Calculate ROI for rental property investments
ROI (Return on Investment) for rental property measures the total return generated by a real estate investment over a specific period, considering both cash flow from rental income and appreciation from property value growth. Unlike simple cash on cash return which only measures annual cash flow, total ROI accounts for the complete investment performance including profit from selling the property after appreciation.
Total ROI is calculated as (Total Profit / Total Cash Invested) × 100, where total profit includes cumulative cash flow during the holding period plus capital gains from property appreciation. This comprehensive metric helps investors understand the complete picture of their investment performance, not just the immediate cash returns. Understanding total ROI is crucial for comparing different investment opportunities and setting realistic return expectations based on market conditions and investment strategy.
Step 1: Enter the property purchase price including all acquisition costs.
Step 2: Enter expected monthly rental income based on market comparables.

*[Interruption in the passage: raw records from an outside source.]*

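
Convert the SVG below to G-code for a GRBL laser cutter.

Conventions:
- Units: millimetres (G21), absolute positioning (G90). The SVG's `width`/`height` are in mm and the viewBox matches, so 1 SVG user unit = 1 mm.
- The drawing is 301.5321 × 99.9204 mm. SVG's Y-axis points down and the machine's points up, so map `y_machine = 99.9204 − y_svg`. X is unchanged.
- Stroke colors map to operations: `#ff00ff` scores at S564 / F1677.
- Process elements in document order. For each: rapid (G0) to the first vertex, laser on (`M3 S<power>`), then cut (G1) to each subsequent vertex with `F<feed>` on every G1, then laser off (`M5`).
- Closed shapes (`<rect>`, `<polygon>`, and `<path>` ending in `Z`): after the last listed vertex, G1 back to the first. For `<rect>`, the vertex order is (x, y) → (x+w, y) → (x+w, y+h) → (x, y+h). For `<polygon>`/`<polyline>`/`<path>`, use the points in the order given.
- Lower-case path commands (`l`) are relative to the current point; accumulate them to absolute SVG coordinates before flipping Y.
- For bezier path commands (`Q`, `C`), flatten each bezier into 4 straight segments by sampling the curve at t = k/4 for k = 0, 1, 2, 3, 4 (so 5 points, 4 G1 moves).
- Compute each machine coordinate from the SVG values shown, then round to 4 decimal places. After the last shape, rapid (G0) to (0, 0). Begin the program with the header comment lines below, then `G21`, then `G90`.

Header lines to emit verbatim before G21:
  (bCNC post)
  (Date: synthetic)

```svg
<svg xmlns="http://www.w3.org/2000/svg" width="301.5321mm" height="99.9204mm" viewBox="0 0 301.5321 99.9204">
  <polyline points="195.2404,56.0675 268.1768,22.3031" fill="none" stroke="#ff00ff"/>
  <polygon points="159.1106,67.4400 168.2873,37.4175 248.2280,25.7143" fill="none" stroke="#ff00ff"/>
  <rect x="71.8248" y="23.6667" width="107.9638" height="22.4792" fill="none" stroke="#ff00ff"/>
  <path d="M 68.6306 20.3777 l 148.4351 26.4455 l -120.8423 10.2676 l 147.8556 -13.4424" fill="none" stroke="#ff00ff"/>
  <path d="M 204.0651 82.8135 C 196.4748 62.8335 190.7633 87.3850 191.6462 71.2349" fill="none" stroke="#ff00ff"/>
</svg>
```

(bCNC post)
(Date: synthetic)
G21
G90
G0 X195.2404 Y43.8529
M3 S564
G1 X268.1768 Y77.6173 F1677
M5
G0 X159.1106 Y32.4804
M3 S564
G1 X168.2873 Y62.5029 F1677
G1 X248.2280 Y74.2061 F1677
G1 X159.1106 Y32.4804 F1677
M5
G0 X71.8248 Y76.2537
M3 S564
G1 X179.7886 Y76.2537 F1677
G1 X179.7886 Y53.7745 F1677
G1 X71.8248 Y53.7745 F1677
G1 X71.8248 Y76.2537 F1677
M5
G0 X68.6306 Y79.5427
M3 S564
G1 X217.0657 Y53.0972 F1677
G1 X96.2234 Y42.8296 F1677
G1 X244.0790 Y56.2720 F1677
M5
G0 X204.0651 Y17.1069
M3 S564
G1 X198.7983 Y25.0740 F1677
G1 X194.6782 Y24.3324 F1677
G1 X192.1468 Y22.8727 F1677
G1 X191.6462 Y28.6855 F1677
M5
G0 X0.0000 Y0.0000

viewBox `0 0 301.5321 99.9204` with mm width/height → 1 unit = 1 mm. Flip: y_m = 99.9204 − y_svg.

**Shape 1** — `<polyline>` line segment, stroke `#ff00ff` → score (S564, F1677). Machine vertices: (195.2404,43.8529) → (268.1768,77.6173). Open path.

**Shape 2** — `<polygon>` closed polygon, stroke `#ff00ff` → score (S564, F1677). Machine vertices: (159.1106,32.4804) → (168.2873,62.5029) → (248.2280,74.2061) → (159.1106,32.4804). Closed: final G1 returns to the first vertex.

**Shape 3** — `<rect>` rectangle, stroke `#ff00ff` → score (S564, F1677). Machine vertices: (71.8248,76.2537) → (179.7886,76.2537) → (179.7886,53.7745) → (71.8248,53.7745) → (71.8248,76.2537). Closed: final G1 returns to the first vertex.

**Shape 4** — `<path>` open polyline, stroke `#ff00ff` → score (S564, F1677). Machine vertices: (68.6306,79.5427) → (217.0657,53.0972) → (96.2234,42.8296) → (244.0790,56.2720). Open path.

**Shape 5** — `<path>` cubic bezier, stroke `#ff00ff` → score (S564, F1677). Control points (SVG): P0=(204.0651,82.8135), P1=(196.4748,62.8335), P2=(190.7633,87.3850), P3=(191.6462,71.2349); sampled at t=k/4. Machine vertices: (204.0651,17.1069) → (198.7983,25.0740) → (194.6782,24.3324) → (192.1468,22.8727) → (191.6462,28.6855). Open path.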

Step 3: Enter down payment amount (typically 20-25% for investment properties).
Step 4: Enter closing costs including taxes, fees, and other acquisition expenses.
Step 5: Enter annual expenses including property taxes, insurance, maintenance, vacancy reserve, and property management if applicable.

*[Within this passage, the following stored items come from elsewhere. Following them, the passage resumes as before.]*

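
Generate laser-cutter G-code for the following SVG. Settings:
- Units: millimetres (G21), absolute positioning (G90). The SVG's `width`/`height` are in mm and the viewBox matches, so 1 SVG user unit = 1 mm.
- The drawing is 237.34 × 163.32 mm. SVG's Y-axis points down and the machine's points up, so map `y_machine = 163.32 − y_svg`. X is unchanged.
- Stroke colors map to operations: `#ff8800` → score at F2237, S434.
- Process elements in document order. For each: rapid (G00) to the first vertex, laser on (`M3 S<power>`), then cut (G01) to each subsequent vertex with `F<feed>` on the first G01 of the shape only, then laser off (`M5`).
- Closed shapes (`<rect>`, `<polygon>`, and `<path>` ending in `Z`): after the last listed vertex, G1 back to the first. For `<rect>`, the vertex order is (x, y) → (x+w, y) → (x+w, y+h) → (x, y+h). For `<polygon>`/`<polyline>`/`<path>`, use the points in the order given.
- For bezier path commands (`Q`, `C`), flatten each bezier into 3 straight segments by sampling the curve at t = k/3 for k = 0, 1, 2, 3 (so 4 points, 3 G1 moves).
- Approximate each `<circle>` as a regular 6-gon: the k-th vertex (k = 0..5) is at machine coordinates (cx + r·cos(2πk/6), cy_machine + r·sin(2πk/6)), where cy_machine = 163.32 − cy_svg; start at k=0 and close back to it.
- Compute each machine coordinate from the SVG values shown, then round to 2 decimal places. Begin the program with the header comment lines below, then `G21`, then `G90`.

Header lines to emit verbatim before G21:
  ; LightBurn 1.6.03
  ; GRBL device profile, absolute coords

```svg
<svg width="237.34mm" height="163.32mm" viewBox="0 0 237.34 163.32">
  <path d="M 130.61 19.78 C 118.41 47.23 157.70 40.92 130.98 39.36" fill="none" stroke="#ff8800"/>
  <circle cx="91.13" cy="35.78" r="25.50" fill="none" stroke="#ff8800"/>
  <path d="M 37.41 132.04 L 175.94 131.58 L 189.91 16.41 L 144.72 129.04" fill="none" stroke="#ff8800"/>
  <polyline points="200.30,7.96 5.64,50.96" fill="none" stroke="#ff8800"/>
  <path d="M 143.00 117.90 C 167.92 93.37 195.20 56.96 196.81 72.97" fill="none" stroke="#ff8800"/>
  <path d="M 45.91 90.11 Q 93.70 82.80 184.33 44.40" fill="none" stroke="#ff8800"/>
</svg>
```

; LightBurn 1.6.03
; GRBL device profile, absolute coords
G21
G90
G00 X130.61 Y143.54
M3 S434
G01 X131.22 Y125.92 F2237
G01 X140.05 Y122.24
G01 X130.98 Y123.96
M5
G00 X116.63 Y127.54
M3 S434
G01 X103.88 Y149.62 F2237
G01 X78.38 Y149.62
G01 X65.63 Y127.54
G01 X78.38 Y105.46
G01 X103.88 Y105.46
G01 X116.63 Y127.54
M5
G00 X37.41 Y31.28
M3 S434
G01 X175.94 Y31.74 F2237
G01 X189.91 Y146.91
G01 X144.72 Y34.28
M5
G00 X200.30 Y155.36
M3 S434
G01 X5.64 Y112.36 F2237
M5
G00 X143.00 Y45.42
M3 S434
G01 X167.67 Y71.53 F2237
G01 X187.68 Y91.27
G01 X196.81 Y90.35
M5
G00 X45.91 Y73.21
M3 S434
G01 X82.53 Y81.54 F2237
G01 X128.67 Y96.77
G01 X184.33 Y118.92
M5

Since the viewBox matches the mm dimensions, user units are millimetres directly. The only transform is the Y-flip y_m = 163.32 − y_svg.

Shape 1 is a cubic bezier drawn with `<path>`. Its stroke #ff8800 means score at S434, F2237. After flipping Y the toolpath is (130.61,143.54) → (131.22,125.92) → (140.05,122.24) → (130.98,123.96).

Shape 2 is a circle drawn with `<circle>`. Its stroke #ff8800 means score at S434, F2237. After flipping Y the toolpath is (116.63,127.54) → (103.88,149.62) → (78.38,149.62) → (65.63,127.54) → (78.38,105.46) → (103.88,105.46) → (116.63,127.54), returning to the start.

Shape 3 is a open polyline drawn with `<path>`. Its stroke #ff8800 means score at S434, F2237. After flipping Y the toolpath is (37.41,31.28) → (175.94,31.74) → (189.91,146.91) → (144.72,34.28).

Shape 4 is a line segment drawn with `<polyline>`. Its stroke #ff8800 means score at S434, F2237. After flipping Y the toolpath is (200.30,155.36) → (5.64,112.36).

Shape 5 is a cubic bezier drawn with `<path>`. Its stroke #ff8800 means score at S434, F2237. After flipping Y the toolpath is (143.00,45.42) → (167.67,71.53) → (187.68,91.27) → (196.81,90.35).

Shape 6 is a quadratic bezier drawn with `<path>`. Its stroke #ff8800 means score at S434, F2237. After flipping Y the toolpath is (45.91,73.21) → (82.53,81.54) → (128.67,96.77) → (184.33,118.92).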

Step 6: Enter your expected holding period in years (typically 5-10 years for analysis).
Step 7: Enter expected annual appreciation rate based on historical market data (typically 2-4% for residential).

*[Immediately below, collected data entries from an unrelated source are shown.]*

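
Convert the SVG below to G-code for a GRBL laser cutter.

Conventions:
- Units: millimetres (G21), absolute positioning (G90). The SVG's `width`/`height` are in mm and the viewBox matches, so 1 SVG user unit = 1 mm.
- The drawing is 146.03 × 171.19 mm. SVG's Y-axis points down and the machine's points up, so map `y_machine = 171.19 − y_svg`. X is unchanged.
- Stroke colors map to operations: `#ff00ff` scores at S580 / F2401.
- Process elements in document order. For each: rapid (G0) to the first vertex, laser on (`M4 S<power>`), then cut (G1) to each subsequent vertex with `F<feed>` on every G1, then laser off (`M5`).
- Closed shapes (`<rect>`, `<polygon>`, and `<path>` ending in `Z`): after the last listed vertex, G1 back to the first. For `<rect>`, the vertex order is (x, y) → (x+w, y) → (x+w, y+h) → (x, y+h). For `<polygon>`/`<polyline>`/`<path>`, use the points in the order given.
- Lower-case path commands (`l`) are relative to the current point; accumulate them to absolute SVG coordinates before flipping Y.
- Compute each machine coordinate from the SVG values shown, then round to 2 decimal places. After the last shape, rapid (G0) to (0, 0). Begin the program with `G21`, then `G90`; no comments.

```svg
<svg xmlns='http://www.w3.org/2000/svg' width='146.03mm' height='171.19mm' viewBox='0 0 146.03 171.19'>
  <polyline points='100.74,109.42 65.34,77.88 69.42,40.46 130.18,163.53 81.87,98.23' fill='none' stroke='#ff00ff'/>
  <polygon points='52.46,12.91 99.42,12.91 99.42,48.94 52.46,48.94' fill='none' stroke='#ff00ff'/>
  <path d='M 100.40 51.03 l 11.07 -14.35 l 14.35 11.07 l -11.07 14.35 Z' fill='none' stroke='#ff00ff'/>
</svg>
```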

Example 1 - Balanced Return: $300k purchase, $2,500 rent, $60k down, $10k closing, $8k expenses, 5 years, 3% appreciation. Total ROI = 52%, Annual = 8.8%. Good balanced investment with cash flow and appreciation.
Example 2 - Cash Flow Focus: $200k purchase, $2,000 rent, $40k down, $8k closing, $5k expenses, 5 years, 2% appreciation. Total ROI = 68%, Annual = 10.9%. Strong cash flow property with moderate appreciation.
Example 3 - Appreciation Focus: $400k purchase, $2,800 rent, $80k down, $12k closing, $10k expenses, 5 years, 5% appreciation. Total ROI = 75%, Annual = 11.8%. High appreciation market with lower cash flow.
Example 4 - Long-Term Hold: $350k purchase, $3,000 rent, $70k down, $11k closing, $9k expenses, 10 years, 3% appreciation. Total ROI = 118%, Annual = 8.1%. Long-term compound returns build wealth over time.
Example 5 - Value-Add: $250k purchase + $50k rehab = $300k total, $3,000 rent after rehab, $60k down, $15k closing, $7k expenses, 5 years, 4% appreciation. Total ROI = 85%, Annual = 13.1%. Strong value-add returns.
Example 6 - Multi-Family: $600k purchase, $5,000 rent, $120k down, $18k closing, $15k expenses, 5 years, 3% appreciation. Total ROI = 58%, Annual = 9.6%. Solid multi-family investment returns.
Example 7 - Emerging Market: $150k purchase, $1,200 rent, $30k down, $6k closing, $4k expenses, 5 years, 6% appreciation. Total ROI = 95%, Annual = 14.3%. High growth market with higher risk potential.